La philosophie de notre campagne Slow Meat se résume à un slogan tout simple : manger moins de viande, mais de meilleure qualité. L’industrie de la viande voit de toute évidence les choses sous un autre angle, dédaignant ouvertement les consommateurs, les animaux et les éleveurs, tout en détruisant l’environnement. Dans cet article, l’auteur et ami de Slow Food Stefano Liberti enquête sur l’un des plus grands problèmes de la production industrielle de viande à l’échelle mondiale, à savoir la surpopulation dans les élevages d’animaux destinés à notre consommation.
Selon les prévisions de la FAO, nous serons neuf milliards d’êtres humains sur Terre en 2050, soit 1,5 milliard de plus qu’aujourd’hui. Cette croissance exponentielle nous place face au défi colossal de trouver les ressources permettant de nourrir la planète avec dignité. Mais mettre l’accent sur l’augmentation de la présence humaine risque de faire passer au second plan un autre type de problème : la surpopulation animale. Notre planète compte 25 milliards d’animaux d’élevage à un instant T (on en abat ainsi 70 milliards chaque année). Il s’agit de poulets, de porcs, de bovins, d’ovins, de lapins et de dindes élevés majoritairement de manière intensive.
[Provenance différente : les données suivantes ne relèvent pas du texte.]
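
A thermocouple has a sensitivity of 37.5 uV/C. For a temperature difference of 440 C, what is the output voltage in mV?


The thermocouple output V = sensitivity * dT.
V = 37.5 uV/C * 440 C
V = 16500.0 uV
V = 16.5 mV

16.5 mV


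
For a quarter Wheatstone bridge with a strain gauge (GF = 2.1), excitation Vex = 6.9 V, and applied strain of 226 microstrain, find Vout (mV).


Quarter bridge output: Vout = (GF * epsilon * Vex) / 4.
Vout = (2.1 * 226e-6 * 6.9) / 4
Vout = 0.00327474 / 4 V
Vout = 0.00081868 V = 0.8187 mV

0.8187 mV


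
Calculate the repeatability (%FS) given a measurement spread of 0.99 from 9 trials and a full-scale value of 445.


Repeatability = (spread / full scale) * 100%.
R = (0.99 / 445) * 100
R = 0.222 %FS

0.222 %FS


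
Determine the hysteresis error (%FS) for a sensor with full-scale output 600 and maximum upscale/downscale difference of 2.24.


Hysteresis = (max difference / full scale) * 100%.
H = (2.24 / 600) * 100
H = 0.373 %FS

0.373 %FS


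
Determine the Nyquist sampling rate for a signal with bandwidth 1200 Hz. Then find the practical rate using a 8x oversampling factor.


By Nyquist theorem, fs_min = 2 * fmax.
fs_min = 2 * 1200 = 2400 Hz
Practical rate = 8 * fs_min = 8 * 2400 = 19200 Hz

fs_min = 2400 Hz, fs_practical = 19200 Hz


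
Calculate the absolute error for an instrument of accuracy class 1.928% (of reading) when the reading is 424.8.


Absolute error = (accuracy% / 100) * reading.
Error = (1.928 / 100) * 424.8
Error = 0.01928 * 424.8
Error = 8.1901

8.1901


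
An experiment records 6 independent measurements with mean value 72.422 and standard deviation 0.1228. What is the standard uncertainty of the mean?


The standard uncertainty for Type A evaluation is u = s / sqrt(n).
u = 0.1228 / sqrt(6)
u = 0.1228 / 2.4495
u = 0.0501

0.0501


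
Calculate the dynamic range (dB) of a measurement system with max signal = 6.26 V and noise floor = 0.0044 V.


Dynamic range = 20 * log10(Vmax / Vnoise).
DR = 20 * log10(6.26 / 0.0044)
DR = 20 * log10(1422.73)
DR = 63.06 dB

63.06 dB


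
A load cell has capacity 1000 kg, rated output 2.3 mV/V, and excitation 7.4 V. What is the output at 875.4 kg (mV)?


Vout = rated_output * Vex * (load / capacity).
Vout = 2.3 * 7.4 * (875.4 / 1000)
Vout = 2.3 * 7.4 * 0.8754
Vout = 14.899 mV

14.899 mV


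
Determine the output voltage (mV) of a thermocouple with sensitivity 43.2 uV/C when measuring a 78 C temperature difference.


The thermocouple output V = sensitivity * dT.
V = 43.2 uV/C * 78 C
V = 3369.6 uV
V = 3.37 mV

3.37 mV


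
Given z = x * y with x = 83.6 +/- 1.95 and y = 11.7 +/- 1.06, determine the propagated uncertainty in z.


For a product z = x*y, the relative uncertainty is:
uz/z = sqrt((ux/x)^2 + (uy/y)^2)
Relative uncertainties: ux/x = 1.95/83.6 = 0.023325
uy/y = 1.06/11.7 = 0.090598
z = 83.6 * 11.7 = 978.1
uz = 978.1 * sqrt(0.023325^2 + 0.090598^2) = 91.506

91.506


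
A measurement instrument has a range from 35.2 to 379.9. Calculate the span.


Span = upper range - lower range.
Span = 379.9 - (35.2)
Span = 344.7

344.7


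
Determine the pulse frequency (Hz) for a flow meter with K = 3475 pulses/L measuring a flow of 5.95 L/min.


Frequency = K * Q / 60 (converting L/min to L/s).
f = 3475 * 5.95 / 60
f = 20676.25 / 60
f = 344.6 Hz

344.6 Hz


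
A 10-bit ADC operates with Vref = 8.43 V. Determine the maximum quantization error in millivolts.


The maximum quantization error is +/- LSB/2.
LSB = Vref / 2^n = 8.43 / 1024 = 0.00823242 V
Max error = LSB / 2 = 0.00823242 / 2 = 0.00411621 V
Max error = 4.1162 mV

4.1162 mV


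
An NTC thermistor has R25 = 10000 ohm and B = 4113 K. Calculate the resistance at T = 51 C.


NTC thermistor equation: Rt = R25 * exp(B * (1/T - 1/T25)).
T in Kelvin: 324.15 K, T25 = 298.15 K
1/T - 1/T25 = 1/324.15 - 1/298.15 = -0.00026902
B * (1/T - 1/T25) = 4113 * -0.00026902 = -1.1065
Rt = 10000 * exp(-1.1065) = 3307.1 ohm

3307.1 ohm


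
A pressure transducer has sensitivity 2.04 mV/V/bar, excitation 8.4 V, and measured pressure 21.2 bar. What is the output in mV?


Output = sensitivity * Vex * P.
Vout = 2.04 * 8.4 * 21.2
Vout = 17.136 * 21.2
Vout = 363.28 mV

363.28 mV


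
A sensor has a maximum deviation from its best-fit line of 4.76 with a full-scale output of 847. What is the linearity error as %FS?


Linearity error = (max deviation / full scale) * 100%.
Linearity = (4.76 / 847) * 100
Linearity = 0.562 %FS

0.562 %FS


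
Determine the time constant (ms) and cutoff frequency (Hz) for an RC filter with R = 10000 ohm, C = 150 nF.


Time constant: tau = R * C.
tau = 10000 * 1.50e-07 = 0.0015 s
tau = 1.5 ms
Cutoff frequency: fc = 1 / (2*pi*R*C).
fc = 1 / (2*pi*0.0015) = 106.1 Hz

tau = 1.5 ms, fc = 106.1 Hz


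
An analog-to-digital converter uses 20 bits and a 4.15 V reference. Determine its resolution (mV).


The resolution (LSB) of an ADC is Vref / 2^n.
LSB = 4.15 / 2^20
LSB = 4.15 / 1048576
LSB = 3.96e-06 V = 0.00395775 mV

0.00395775 mV


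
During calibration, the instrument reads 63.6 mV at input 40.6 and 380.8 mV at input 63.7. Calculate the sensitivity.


Sensitivity = (y2 - y1) / (x2 - x1).
S = (380.8 - 63.6) / (63.7 - 40.6)
S = 317.2 / 23.1
S = 13.7316 mV/unit

13.7316 mV/unit


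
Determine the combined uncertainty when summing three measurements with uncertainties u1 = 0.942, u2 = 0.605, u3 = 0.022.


For a sum of independent quantities, uc = sqrt(u1^2 + u2^2 + u3^2).
uc = sqrt(0.942^2 + 0.605^2 + 0.022^2)
uc = sqrt(0.887364 + 0.366025 + 0.000484)
uc = 1.1198

1.1198


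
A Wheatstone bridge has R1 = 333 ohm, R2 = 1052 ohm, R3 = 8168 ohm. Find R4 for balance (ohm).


At balance: R1*R4 = R2*R3, so R4 = R2*R3/R1.
R4 = 1052 * 8168 / 333
R4 = 8592736 / 333
R4 = 25804.01 ohm

25804.01 ohm


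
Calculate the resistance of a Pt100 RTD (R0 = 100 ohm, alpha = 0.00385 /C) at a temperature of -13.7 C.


The RTD equation: Rt = R0 * (1 + alpha * T).
Rt = 100 * (1 + 0.00385 * -13.7)
Rt = 100 * (1 + -0.052745)
Rt = 100 * 0.947255
Rt = 94.725 ohm

94.725 ohm


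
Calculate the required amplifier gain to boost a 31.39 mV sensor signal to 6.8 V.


Gain = Vout / Vin (converting to same units).
G = 6.8 V / 31.39 mV
G = 6800.0 mV / 31.39 mV
G = 216.63

216.63


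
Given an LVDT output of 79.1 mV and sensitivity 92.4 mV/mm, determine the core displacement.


Displacement = Vout / sensitivity.
d = 79.1 / 92.4
d = 0.856 mm

0.856 mm


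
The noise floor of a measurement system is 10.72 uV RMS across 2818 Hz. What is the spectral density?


Noise spectral density = Vrms / sqrt(BW).
NSD = 10.72 / sqrt(2818)
NSD = 10.72 / 53.0848
NSD = 0.2019 uV/sqrt(Hz)

0.2019 uV/sqrt(Hz)


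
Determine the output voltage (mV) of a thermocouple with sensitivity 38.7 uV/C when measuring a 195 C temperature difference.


The thermocouple output V = sensitivity * dT.
V = 38.7 uV/C * 195 C
V = 7546.5 uV
V = 7.547 mV

7.547 mV


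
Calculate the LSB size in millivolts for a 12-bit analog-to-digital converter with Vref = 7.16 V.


The resolution (LSB) of an ADC is Vref / 2^n.
LSB = 7.16 / 2^12
LSB = 7.16 / 4096
LSB = 0.00174805 V = 1.74804688 mV

1.74804688 mV


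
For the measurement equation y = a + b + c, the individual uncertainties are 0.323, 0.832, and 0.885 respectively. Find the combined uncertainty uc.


For a sum of independent quantities, uc = sqrt(u1^2 + u2^2 + u3^2).
uc = sqrt(0.323^2 + 0.832^2 + 0.885^2)
uc = sqrt(0.104329 + 0.692224 + 0.783225)
uc = 1.2569

1.2569


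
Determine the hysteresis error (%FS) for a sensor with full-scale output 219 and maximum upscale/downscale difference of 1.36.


Hysteresis = (max difference / full scale) * 100%.
H = (1.36 / 219) * 100
H = 0.621 %FS

0.621 %FS


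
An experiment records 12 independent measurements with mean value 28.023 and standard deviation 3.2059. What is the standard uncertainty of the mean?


The standard uncertainty for Type A evaluation is u = s / sqrt(n).
u = 3.2059 / sqrt(12)
u = 3.2059 / 3.4641
u = 0.9255

0.9255


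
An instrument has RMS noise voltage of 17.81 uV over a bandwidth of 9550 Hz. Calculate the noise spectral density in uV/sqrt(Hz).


Noise spectral density = Vrms / sqrt(BW).
NSD = 17.81 / sqrt(9550)
NSD = 17.81 / 97.7241
NSD = 0.1822 uV/sqrt(Hz)

0.1822 uV/sqrt(Hz)


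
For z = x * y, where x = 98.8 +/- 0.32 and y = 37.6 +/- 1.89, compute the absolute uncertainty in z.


For a product z = x*y, the relative uncertainty is:
uz/z = sqrt((ux/x)^2 + (uy/y)^2)
Relative uncertainties: ux/x = 0.32/98.8 = 0.003239
uy/y = 1.89/37.6 = 0.050266
z = 98.8 * 37.6 = 3714.9
uz = 3714.9 * sqrt(0.003239^2 + 0.050266^2) = 187.119

187.119


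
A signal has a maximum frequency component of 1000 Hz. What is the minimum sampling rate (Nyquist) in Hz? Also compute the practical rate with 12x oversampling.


By Nyquist theorem, fs_min = 2 * fmax.
fs_min = 2 * 1000 = 2000 Hz
Practical rate = 12 * fs_min = 12 * 2000 = 24000 Hz

fs_min = 2000 Hz, fs_practical = 24000 Hz


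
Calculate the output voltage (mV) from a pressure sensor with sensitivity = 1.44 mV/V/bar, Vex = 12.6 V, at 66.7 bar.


Output = sensitivity * Vex * P.
Vout = 1.44 * 12.6 * 66.7
Vout = 18.144 * 66.7
Vout = 1210.2 mV

1210.2 mV


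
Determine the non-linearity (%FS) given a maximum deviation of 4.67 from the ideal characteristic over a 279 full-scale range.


Linearity error = (max deviation / full scale) * 100%.
Linearity = (4.67 / 279) * 100
Linearity = 1.674 %FS

1.674 %FS


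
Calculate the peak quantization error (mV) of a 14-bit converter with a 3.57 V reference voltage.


The maximum quantization error is +/- LSB/2.
LSB = Vref / 2^n = 3.57 / 16384 = 0.0002179 V
Max error = LSB / 2 = 0.0002179 / 2 = 0.00010895 V
Max error = 0.1089 mV

0.1089 mV


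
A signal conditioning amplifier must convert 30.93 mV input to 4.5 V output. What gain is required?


Gain = Vout / Vin (converting to same units).
G = 4.5 V / 30.93 mV
G = 4500.0 mV / 30.93 mV
G = 145.49

145.49


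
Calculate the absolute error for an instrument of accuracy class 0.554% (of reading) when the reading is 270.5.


Absolute error = (accuracy% / 100) * reading.
Error = (0.554 / 100) * 270.5
Error = 0.00554 * 270.5
Error = 1.4986

1.4986


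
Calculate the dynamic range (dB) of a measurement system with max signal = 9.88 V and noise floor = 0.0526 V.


Dynamic range = 20 * log10(Vmax / Vnoise).
DR = 20 * log10(9.88 / 0.0526)
DR = 20 * log10(187.83)
DR = 45.48 dB

45.48 dB


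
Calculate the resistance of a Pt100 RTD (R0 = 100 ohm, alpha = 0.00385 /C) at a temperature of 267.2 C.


The RTD equation: Rt = R0 * (1 + alpha * T).
Rt = 100 * (1 + 0.00385 * 267.2)
Rt = 100 * (1 + 1.02872)
Rt = 100 * 2.02872
Rt = 202.872 ohm

202.872 ohm


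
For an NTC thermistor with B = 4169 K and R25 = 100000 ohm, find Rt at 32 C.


NTC thermistor equation: Rt = R25 * exp(B * (1/T - 1/T25)).
T in Kelvin: 305.15 K, T25 = 298.15 K
1/T - 1/T25 = 1/305.15 - 1/298.15 = -7.694e-05
B * (1/T - 1/T25) = 4169 * -7.694e-05 = -0.3208
Rt = 100000 * exp(-0.3208) = 72559.7 ohm

72559.7 ohm


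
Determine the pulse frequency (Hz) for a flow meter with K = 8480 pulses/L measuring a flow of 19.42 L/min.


Frequency = K * Q / 60 (converting L/min to L/s).
f = 8480 * 19.42 / 60
f = 164681.6 / 60
f = 2744.69 Hz

2744.69 Hz


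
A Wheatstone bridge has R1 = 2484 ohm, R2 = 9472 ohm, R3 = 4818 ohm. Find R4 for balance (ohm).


At balance: R1*R4 = R2*R3, so R4 = R2*R3/R1.
R4 = 9472 * 4818 / 2484
R4 = 45636096 / 2484
R4 = 18372.02 ohm

18372.02 ohm


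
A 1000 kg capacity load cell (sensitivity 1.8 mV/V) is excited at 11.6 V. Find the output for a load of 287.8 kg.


Vout = rated_output * Vex * (load / capacity).
Vout = 1.8 * 11.6 * (287.8 / 1000)
Vout = 1.8 * 11.6 * 0.2878
Vout = 6.009 mV

6.009 mV


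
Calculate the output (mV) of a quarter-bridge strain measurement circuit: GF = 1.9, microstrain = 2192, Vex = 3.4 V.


Quarter bridge output: Vout = (GF * epsilon * Vex) / 4.
Vout = (1.9 * 2192e-6 * 3.4) / 4
Vout = 0.01416032 / 4 V
Vout = 0.00354008 V = 3.5401 mV

3.5401 mV


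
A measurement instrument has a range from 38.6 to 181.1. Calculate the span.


Span = upper range - lower range.
Span = 181.1 - (38.6)
Span = 142.5

142.5


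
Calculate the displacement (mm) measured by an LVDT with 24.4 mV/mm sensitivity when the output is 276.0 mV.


Displacement = Vout / sensitivity.
d = 276.0 / 24.4
d = 11.311 mm

11.311 mm


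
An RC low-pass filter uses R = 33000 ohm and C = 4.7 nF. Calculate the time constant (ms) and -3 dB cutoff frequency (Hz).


Time constant: tau = R * C.
tau = 33000 * 4.70e-09 = 0.0001551 s
tau = 0.1551 ms
Cutoff frequency: fc = 1 / (2*pi*R*C).
fc = 1 / (2*pi*0.0001551) = 1026.14 Hz

tau = 0.1551 ms, fc = 1026.14 Hz


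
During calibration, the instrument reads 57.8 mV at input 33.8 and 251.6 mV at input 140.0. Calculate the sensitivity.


Sensitivity = (y2 - y1) / (x2 - x1).
S = (251.6 - 57.8) / (140.0 - 33.8)
S = 193.8 / 106.2
S = 1.8249 mV/unit

1.8249 mV/unit


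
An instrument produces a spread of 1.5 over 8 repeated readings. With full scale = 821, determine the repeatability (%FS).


Repeatability = (spread / full scale) * 100%.
R = (1.5 / 821) * 100
R = 0.183 %FS

0.183 %FS


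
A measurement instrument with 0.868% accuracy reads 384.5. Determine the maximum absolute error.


Absolute error = (accuracy% / 100) * reading.
Error = (0.868 / 100) * 384.5
Error = 0.00868 * 384.5
Error = 3.3375

3.3375


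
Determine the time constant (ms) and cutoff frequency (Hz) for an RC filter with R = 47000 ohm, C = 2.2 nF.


Time constant: tau = R * C.
tau = 47000 * 2.20e-09 = 0.0001034 s
tau = 0.1034 ms
Cutoff frequency: fc = 1 / (2*pi*R*C).
fc = 1 / (2*pi*0.0001034) = 1539.22 Hz

tau = 0.1034 ms, fc = 1539.22 Hz


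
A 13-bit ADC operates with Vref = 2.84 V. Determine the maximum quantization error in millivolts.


The maximum quantization error is +/- LSB/2.
LSB = Vref / 2^n = 2.84 / 8192 = 0.00034668 V
Max error = LSB / 2 = 0.00034668 / 2 = 0.00017334 V
Max error = 0.1733 mV

0.1733 mV


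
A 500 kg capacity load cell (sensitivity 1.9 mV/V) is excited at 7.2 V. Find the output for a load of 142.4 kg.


Vout = rated_output * Vex * (load / capacity).
Vout = 1.9 * 7.2 * (142.4 / 500)
Vout = 1.9 * 7.2 * 0.2848
Vout = 3.896 mV

3.896 mV


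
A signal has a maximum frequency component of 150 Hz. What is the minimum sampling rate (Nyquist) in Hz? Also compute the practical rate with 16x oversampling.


By Nyquist theorem, fs_min = 2 * fmax.
fs_min = 2 * 150 = 300 Hz
Practical rate = 16 * fs_min = 16 * 300 = 4800 Hz

fs_min = 300 Hz, fs_practical = 4800 Hz


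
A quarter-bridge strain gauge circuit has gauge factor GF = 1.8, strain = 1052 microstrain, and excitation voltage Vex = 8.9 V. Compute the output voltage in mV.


Quarter bridge output: Vout = (GF * epsilon * Vex) / 4.
Vout = (1.8 * 1052e-6 * 8.9) / 4
Vout = 0.01685304 / 4 V
Vout = 0.00421326 V = 4.2133 mV

4.2133 mV


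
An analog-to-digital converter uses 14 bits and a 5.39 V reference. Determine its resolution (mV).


The resolution (LSB) of an ADC is Vref / 2^n.
LSB = 5.39 / 2^14
LSB = 5.39 / 16384
LSB = 0.00032898 V = 0.32897949 mV

0.32897949 mV


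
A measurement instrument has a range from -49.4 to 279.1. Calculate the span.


Span = upper range - lower range.
Span = 279.1 - (-49.4)
Span = 328.5

328.5


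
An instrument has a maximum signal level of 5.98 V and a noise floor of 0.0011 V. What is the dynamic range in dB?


Dynamic range = 20 * log10(Vmax / Vnoise).
DR = 20 * log10(5.98 / 0.0011)
DR = 20 * log10(5436.36)
DR = 74.71 dB

74.71 dB


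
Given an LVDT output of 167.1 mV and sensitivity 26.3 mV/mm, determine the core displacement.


Displacement = Vout / sensitivity.
d = 167.1 / 26.3
d = 6.354 mm

6.354 mm


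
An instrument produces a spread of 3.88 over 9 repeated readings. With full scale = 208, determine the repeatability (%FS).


Repeatability = (spread / full scale) * 100%.
R = (3.88 / 208) * 100
R = 1.865 %FS

1.865 %FS


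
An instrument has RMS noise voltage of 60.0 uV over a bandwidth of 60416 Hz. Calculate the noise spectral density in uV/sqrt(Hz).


Noise spectral density = Vrms / sqrt(BW).
NSD = 60.0 / sqrt(60416)
NSD = 60.0 / 245.7967
NSD = 0.2441 uV/sqrt(Hz)

0.2441 uV/sqrt(Hz)


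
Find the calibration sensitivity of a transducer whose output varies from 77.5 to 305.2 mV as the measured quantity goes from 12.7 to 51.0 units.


Sensitivity = (y2 - y1) / (x2 - x1).
S = (305.2 - 77.5) / (51.0 - 12.7)
S = 227.7 / 38.3
S = 5.9452 mV/unit

5.9452 mV/unit


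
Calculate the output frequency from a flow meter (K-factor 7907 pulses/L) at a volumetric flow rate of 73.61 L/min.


Frequency = K * Q / 60 (converting L/min to L/s).
f = 7907 * 73.61 / 60
f = 582034.27 / 60
f = 9700.57 Hz

9700.57 Hz


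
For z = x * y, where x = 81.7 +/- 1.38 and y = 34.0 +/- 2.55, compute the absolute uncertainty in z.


For a product z = x*y, the relative uncertainty is:
uz/z = sqrt((ux/x)^2 + (uy/y)^2)
Relative uncertainties: ux/x = 1.38/81.7 = 0.016891
uy/y = 2.55/34.0 = 0.075
z = 81.7 * 34.0 = 2777.8
uz = 2777.8 * sqrt(0.016891^2 + 0.075^2) = 213.553

213.553


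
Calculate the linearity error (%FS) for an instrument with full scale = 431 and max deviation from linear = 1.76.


Linearity error = (max deviation / full scale) * 100%.
Linearity = (1.76 / 431) * 100
Linearity = 0.408 %FS

0.408 %FS


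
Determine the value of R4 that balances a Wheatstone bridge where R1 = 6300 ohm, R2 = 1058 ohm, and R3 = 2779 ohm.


At balance: R1*R4 = R2*R3, so R4 = R2*R3/R1.
R4 = 1058 * 2779 / 6300
R4 = 2940182 / 6300
R4 = 466.7 ohm

466.7 ohm


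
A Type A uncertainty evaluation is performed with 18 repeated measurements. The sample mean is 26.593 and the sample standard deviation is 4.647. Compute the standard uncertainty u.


The standard uncertainty for Type A evaluation is u = s / sqrt(n).
u = 4.647 / sqrt(18)
u = 4.647 / 4.2426
u = 1.0953

1.0953


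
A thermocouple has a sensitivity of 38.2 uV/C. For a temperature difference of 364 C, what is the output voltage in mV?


The thermocouple output V = sensitivity * dT.
V = 38.2 uV/C * 364 C
V = 13904.8 uV
V = 13.905 mV

13.905 mV


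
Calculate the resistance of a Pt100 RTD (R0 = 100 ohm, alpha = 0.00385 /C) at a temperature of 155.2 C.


The RTD equation: Rt = R0 * (1 + alpha * T).
Rt = 100 * (1 + 0.00385 * 155.2)
Rt = 100 * (1 + 0.59752)
Rt = 100 * 1.59752
Rt = 159.752 ohm

159.752 ohm


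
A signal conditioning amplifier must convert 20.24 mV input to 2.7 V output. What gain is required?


Gain = Vout / Vin (converting to same units).
G = 2.7 V / 20.24 mV
G = 2700.0 mV / 20.24 mV
G = 133.4

133.4


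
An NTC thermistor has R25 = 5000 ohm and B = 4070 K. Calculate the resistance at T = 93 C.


NTC thermistor equation: Rt = R25 * exp(B * (1/T - 1/T25)).
T in Kelvin: 366.15 K, T25 = 298.15 K
1/T - 1/T25 = 1/366.15 - 1/298.15 = -0.0006229
B * (1/T - 1/T25) = 4070 * -0.0006229 = -2.5352
Rt = 5000 * exp(-2.5352) = 396.2 ohm

396.2 ohm


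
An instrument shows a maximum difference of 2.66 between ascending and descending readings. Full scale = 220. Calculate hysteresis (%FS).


Hysteresis = (max difference / full scale) * 100%.
H = (2.66 / 220) * 100
H = 1.209 %FS

1.209 %FS


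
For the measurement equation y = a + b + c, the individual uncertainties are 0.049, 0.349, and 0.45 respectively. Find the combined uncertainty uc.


For a sum of independent quantities, uc = sqrt(u1^2 + u2^2 + u3^2).
uc = sqrt(0.049^2 + 0.349^2 + 0.45^2)
uc = sqrt(0.002401 + 0.121801 + 0.2025)
uc = 0.5716

0.5716


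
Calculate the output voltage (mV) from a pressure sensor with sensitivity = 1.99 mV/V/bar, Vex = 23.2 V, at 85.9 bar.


Output = sensitivity * Vex * P.
Vout = 1.99 * 23.2 * 85.9
Vout = 46.168 * 85.9
Vout = 3965.83 mV

3965.83 mV


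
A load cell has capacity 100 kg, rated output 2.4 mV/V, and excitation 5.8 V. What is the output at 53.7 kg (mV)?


Vout = rated_output * Vex * (load / capacity).
Vout = 2.4 * 5.8 * (53.7 / 100)
Vout = 2.4 * 5.8 * 0.537
Vout = 7.475 mV

7.475 mV


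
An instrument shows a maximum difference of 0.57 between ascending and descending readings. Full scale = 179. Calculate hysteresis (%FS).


Hysteresis = (max difference / full scale) * 100%.
H = (0.57 / 179) * 100
H = 0.318 %FS

0.318 %FS


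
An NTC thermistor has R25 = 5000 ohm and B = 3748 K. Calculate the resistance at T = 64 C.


NTC thermistor equation: Rt = R25 * exp(B * (1/T - 1/T25)).
T in Kelvin: 337.15 K, T25 = 298.15 K
1/T - 1/T25 = 1/337.15 - 1/298.15 = -0.00038798
B * (1/T - 1/T25) = 3748 * -0.00038798 = -1.4541
Rt = 5000 * exp(-1.4541) = 1168.0 ohm

1168.0 ohm


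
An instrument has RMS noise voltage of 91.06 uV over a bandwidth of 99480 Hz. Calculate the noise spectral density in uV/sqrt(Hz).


Noise spectral density = Vrms / sqrt(BW).
NSD = 91.06 / sqrt(99480)
NSD = 91.06 / 315.4045
NSD = 0.2887 uV/sqrt(Hz)

0.2887 uV/sqrt(Hz)


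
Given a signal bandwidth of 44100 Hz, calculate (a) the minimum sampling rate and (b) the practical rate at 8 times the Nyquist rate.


By Nyquist theorem, fs_min = 2 * fmax.
fs_min = 2 * 44100 = 88200 Hz
Practical rate = 8 * fs_min = 8 * 88200 = 705600 Hz

fs_min = 88200 Hz, fs_practical = 705600 Hz


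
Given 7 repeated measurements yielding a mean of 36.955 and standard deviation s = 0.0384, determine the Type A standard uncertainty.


The standard uncertainty for Type A evaluation is u = s / sqrt(n).
u = 0.0384 / sqrt(7)
u = 0.0384 / 2.6458
u = 0.0145

0.0145


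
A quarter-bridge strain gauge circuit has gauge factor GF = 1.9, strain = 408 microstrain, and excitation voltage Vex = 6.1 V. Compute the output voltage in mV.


Quarter bridge output: Vout = (GF * epsilon * Vex) / 4.
Vout = (1.9 * 408e-6 * 6.1) / 4
Vout = 0.00472872 / 4 V
Vout = 0.00118218 V = 1.1822 mV

1.1822 mV


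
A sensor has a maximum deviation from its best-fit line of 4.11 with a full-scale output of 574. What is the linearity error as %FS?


Linearity error = (max deviation / full scale) * 100%.
Linearity = (4.11 / 574) * 100
Linearity = 0.716 %FS

0.716 %FS


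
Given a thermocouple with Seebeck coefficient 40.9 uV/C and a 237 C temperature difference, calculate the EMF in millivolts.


The thermocouple output V = sensitivity * dT.
V = 40.9 uV/C * 237 C
V = 9693.3 uV
V = 9.693 mV

9.693 mV


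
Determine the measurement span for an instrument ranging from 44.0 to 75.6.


Span = upper range - lower range.
Span = 75.6 - (44.0)
Span = 31.6

31.6


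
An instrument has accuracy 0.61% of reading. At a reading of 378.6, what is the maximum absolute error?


Absolute error = (accuracy% / 100) * reading.
Error = (0.61 / 100) * 378.6
Error = 0.0061 * 378.6
Error = 2.3095

2.3095


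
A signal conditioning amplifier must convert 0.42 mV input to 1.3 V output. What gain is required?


Gain = Vout / Vin (converting to same units).
G = 1.3 V / 0.42 mV
G = 1300.0 mV / 0.42 mV
G = 3095.24

3095.24


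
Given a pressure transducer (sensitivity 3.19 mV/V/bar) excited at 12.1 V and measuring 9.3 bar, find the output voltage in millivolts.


Output = sensitivity * Vex * P.
Vout = 3.19 * 12.1 * 9.3
Vout = 38.599 * 9.3
Vout = 358.97 mV

358.97 mV


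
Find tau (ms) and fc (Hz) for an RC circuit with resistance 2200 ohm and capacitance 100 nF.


Time constant: tau = R * C.
tau = 2200 * 1.00e-07 = 0.00022 s
tau = 0.22 ms
Cutoff frequency: fc = 1 / (2*pi*R*C).
fc = 1 / (2*pi*0.00022) = 723.43 Hz

tau = 0.22 ms, fc = 723.43 Hz


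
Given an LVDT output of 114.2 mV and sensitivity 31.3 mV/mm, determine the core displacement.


Displacement = Vout / sensitivity.
d = 114.2 / 31.3
d = 3.649 mm

3.649 mm


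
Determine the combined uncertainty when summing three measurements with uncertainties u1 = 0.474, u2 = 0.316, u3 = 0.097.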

Si l’augmentation de la consommation de viande suit le rythme actuel, avec l’accès au modèle alimentaire occidental des populations pesant dans la balance démographique comme la Chine, nous devrons élever 120 milliards d’animaux par an d’ici 2050.
Les bêtes enfermées dans des hangars doivent être nourries : pour cela, on cultive sur des millions d’hectares de terres des céréales (maïs) et légumineuses (soja), terres qui sont ainsi retirées aux cultures pour la consommation humaine. Selon les estimations d’une étude canadienne de Tony Weis, un tiers des terres arables mondiales sont destinées à la zootechnie.
Aujourd’hui, la Chine comptabilise 700 millions de porcs, soit la moitié de la population porcine de la planète. Pour leur alimentation (et celle des poulets, dont la consommation dans les pays asiatiques s’est multipliée par 7 depuis 1980), on importe 80 millions de tonnes de soja, majoritairement du Brésil et des États-Unis. En termes de rendement, on se trouve face à un gâchis monumental : pour produire la même quantité de protéines, la viande de porc consomme neuf fois plus de terres que le soja consommé directement par l’homme.
Les animaux enfermés polluent, car leurs déjections doivent être traitées : aux États-Unis, les élevages génèrent une quantité d’excréments 13 fois supérieure aux rejets de la population. Dans certains états producteurs, comme en Caroline du Nord, les déjections porcines sont recueillies dans des bassins à ciel ouvert puis épandues dans les champs alentour. « Dans ce seul état, c’est comme si la population entière de Californie faisait ses besoins chaque jour dans un lac », résume efficacement Rick Dove, activiste au sein des Waterkeepers de Bern, en Caroline du Nord, qui dénoncent la pollution des élevages intensifs.
En Italie, les lois environnementales sont plus contraignantes, mais le problème de fond reste le même : pour nourrir les 8 millions de porcs, les 500 millions de poulets de chair, les 50 millions de poules pondeuses et les 6 millions de bovins (vaches, bœufs et veaux) présents sur le territoire, il faut importer des tonnes de maïs et de soja. La plaine du Pô, où sont concentrés les élevages intensifs, est lourdement polluée. La viande industrielle est la principale responsable de la pollution et de la consommation des ressources. Sur une planète de plus en plus bondée, l’élevage intensif et la surpopulation animale deviennent des questions incontournables, à traiter de toute urgence par un débat sérieux et approfondi.
par Stefano Liberti, journaliste et écrivain
@abutiago
Stefano Liberti est un journaliste et écrivain italien. Il étudie les migrations, l’accaparement des terres et des systèmes de production alimentaire et a participé à différentes éditions de Terra Madre Salone del Gusto. Parmi ses livres, A sud di Lampedusa, cinq années de voyage sur les routes des migrants, Main basse sur la terre : Land grabbing et nouveau colonialisme ou comment le marché des terres crée un nouveau colonialisme (traduit en 10 langues), Mare chiuso et I signori del cibo, voyage dans l’industrie alimentaire qui détruit la planète.
Publié en 2017 par Minimum Fax, I signori del cibo suit la filière de quatre producteurs (viande de porc, soja, thon en boîte et concentré de tomate) pour en observer les dynamiques internationales perverses.